Conan and his band (essentially the Max Weinberg 7 minus Max Weinberg but plus two backup singers), also breezed through chestnuts by Willie Nelson ("On the Road Again") and Gloria Gaynor/Cake ("I Will Survive"). Both these songs were reworked for comedic effect. For example, "On the Road Again" became "My Own Show Again." "I Will Survive" became about his breakup with NBC. My favorite moment was the end though, when Conan and the band encored with The Band's "The Weight," something he's been doing sporadically throughout the tour as a thank you to fans for their support during this year of professional upheaval. There were no clever lyric changes, no visual gags. It was just Conan, playing it straight, and doing a damn fine job of it.

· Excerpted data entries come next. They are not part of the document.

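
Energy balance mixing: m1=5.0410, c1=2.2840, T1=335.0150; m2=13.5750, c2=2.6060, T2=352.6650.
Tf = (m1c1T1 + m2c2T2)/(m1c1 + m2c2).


num = 16333.2792
den = 46.8901
Tf = 348.3311 K

348.3311 K


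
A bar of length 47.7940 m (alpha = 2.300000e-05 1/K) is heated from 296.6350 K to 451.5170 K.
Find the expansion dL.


dT = 154.8820 K
dL = 2.300000e-05 * 47.7940 * 154.8820 = 0.170256 m
L_final = 47.964256 m

dL = 0.170256 m


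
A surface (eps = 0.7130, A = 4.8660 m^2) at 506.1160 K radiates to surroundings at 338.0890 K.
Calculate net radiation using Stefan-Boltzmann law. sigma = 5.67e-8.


T^4 = 6.5615e+10
Tsurr^4 = 1.3065e+10
Q = 0.7130 * 5.67e-8 * 4.8660 * 5.2549e+10 = 10337.3726 W

10337.3726 W


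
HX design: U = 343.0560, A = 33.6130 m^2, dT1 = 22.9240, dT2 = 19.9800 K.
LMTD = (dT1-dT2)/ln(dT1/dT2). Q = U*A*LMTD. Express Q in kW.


LMTD = 21.4183 K
Q = 343.0560 * 33.6130 * 21.4183 = 246977.3163 W = 246.9773 kW

246.9773 kW


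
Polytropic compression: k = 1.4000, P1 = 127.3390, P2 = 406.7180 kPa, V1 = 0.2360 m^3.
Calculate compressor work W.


(k-1)/k = 0.2857
(P2/P1)^exp = 1.3935
W = 3.5000 * 127.3390 * 0.2360 * (1.3935 - 1) = 41.3850 kJ

41.3850 kJ


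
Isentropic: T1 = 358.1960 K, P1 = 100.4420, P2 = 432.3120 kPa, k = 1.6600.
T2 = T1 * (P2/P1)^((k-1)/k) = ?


(k-1)/k = 0.3976
(P2/P1)^exp = 1.7866
T2 = 358.1960 * 1.7866 = 639.9501 K

639.9501 K


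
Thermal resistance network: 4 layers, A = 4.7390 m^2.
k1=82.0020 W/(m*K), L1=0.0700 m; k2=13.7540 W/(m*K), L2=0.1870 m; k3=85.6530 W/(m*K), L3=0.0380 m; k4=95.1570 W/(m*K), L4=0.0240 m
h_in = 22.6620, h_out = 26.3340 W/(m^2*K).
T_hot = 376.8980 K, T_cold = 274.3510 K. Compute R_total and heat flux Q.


R_conv_in = 1/(22.6620*4.7390) = 0.0093
R_1 = 0.0700/(82.0020*4.7390) = 0.0002
R_2 = 0.1870/(13.7540*4.7390) = 0.0029
R_3 = 0.0380/(85.6530*4.7390) = 9.3617e-05
R_4 = 0.0240/(95.1570*4.7390) = 5.3221e-05
R_conv_out = 1/(26.3340*4.7390) = 0.0080
R_total = 0.0205 K/W
Q = 102.5470 / 0.0205 = 4997.3287 W

R_total = 0.0205 K/W, Q = 4997.3287 W


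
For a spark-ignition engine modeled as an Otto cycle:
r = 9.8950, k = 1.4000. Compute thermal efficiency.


r^(k-1) = 2.5013
eta = 1 - 1/2.5013 = 0.6002 = 60.0208%

60.0208%


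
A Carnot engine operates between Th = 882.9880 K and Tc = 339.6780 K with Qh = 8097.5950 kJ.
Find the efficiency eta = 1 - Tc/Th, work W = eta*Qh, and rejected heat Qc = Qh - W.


eta = 1 - 339.6780/882.9880 = 0.6153
W = 0.6153 * 8097.5950 = 4982.5188 kJ
Qc = 8097.5950 - 4982.5188 = 3115.0762 kJ

eta = 61.5308%, W = 4982.5188 kJ, Qc = 3115.0762 kJ


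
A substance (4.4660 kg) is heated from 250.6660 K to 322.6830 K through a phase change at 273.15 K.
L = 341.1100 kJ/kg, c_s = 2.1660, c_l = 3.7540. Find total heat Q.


Q1 (sensible, solid) = 4.4660 * 2.1660 * 22.4840 = 217.4957 kJ
Q2 (latent) = 4.4660 * 341.1100 = 1523.3973 kJ
Q3 (sensible, liquid) = 4.4660 * 3.7540 * 49.5330 = 830.4388 kJ
Q_total = 2571.3318 kJ

2571.3318 kJ


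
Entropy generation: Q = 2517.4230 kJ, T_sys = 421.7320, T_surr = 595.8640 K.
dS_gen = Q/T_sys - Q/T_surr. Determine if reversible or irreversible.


dS_sys = 2517.4230/421.7320 = 5.9692 kJ/K
dS_surr = -2517.4230/595.8640 = -4.2248 kJ/K
dS_gen = 5.9692 - 4.2248 = 1.7444 kJ/K (irreversible)

dS_gen = 1.7444 kJ/K, irreversible


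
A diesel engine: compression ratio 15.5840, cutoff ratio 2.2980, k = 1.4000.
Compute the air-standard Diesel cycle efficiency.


r^(k-1) = 2.9997
rc^k = 3.2055
eta = 0.5954 = 59.5401%

59.5401%


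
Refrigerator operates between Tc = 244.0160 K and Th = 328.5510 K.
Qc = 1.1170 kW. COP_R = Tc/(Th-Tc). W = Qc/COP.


COP = 244.0160 / 84.5350 = 2.8866
W = 1.1170 / 2.8866 = 0.3870 kW

COP = 2.8866, W = 0.3870 kW


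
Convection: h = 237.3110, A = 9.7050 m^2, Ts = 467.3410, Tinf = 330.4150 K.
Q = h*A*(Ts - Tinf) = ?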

Music comprised about half the show, the rest was filled with familiar faces (Andy! The Masturbating Bear!) and new gimmicks (The giant inflatable bat from Meatloaf's Bat out of Hell Tour was a stage prop. I can't really explain. You kinda had to be there). There was also a stand-up set by former Tonight Show writer Deon Cole and a taped segment with Triumph the Insult Comic Dog where the foul-mouthed puppet made fun of D.C. (Like shooting fish in a barrel, really.)
And this was my only complaint about the show. The D.C. crowd was weird. They seemed simultaneously listless and restless. People kept yelling things out, surely hoping to catch Conan's ear and eye and dazzle him with their witty rejoinder. Although one guy who yelled "F— Jay Leno" earned some hearty applause and laughter from the crowd and band, the yells were mostly distracting and obnoxious. And, apparently, Conan and crew noticed. Poor form, D.C.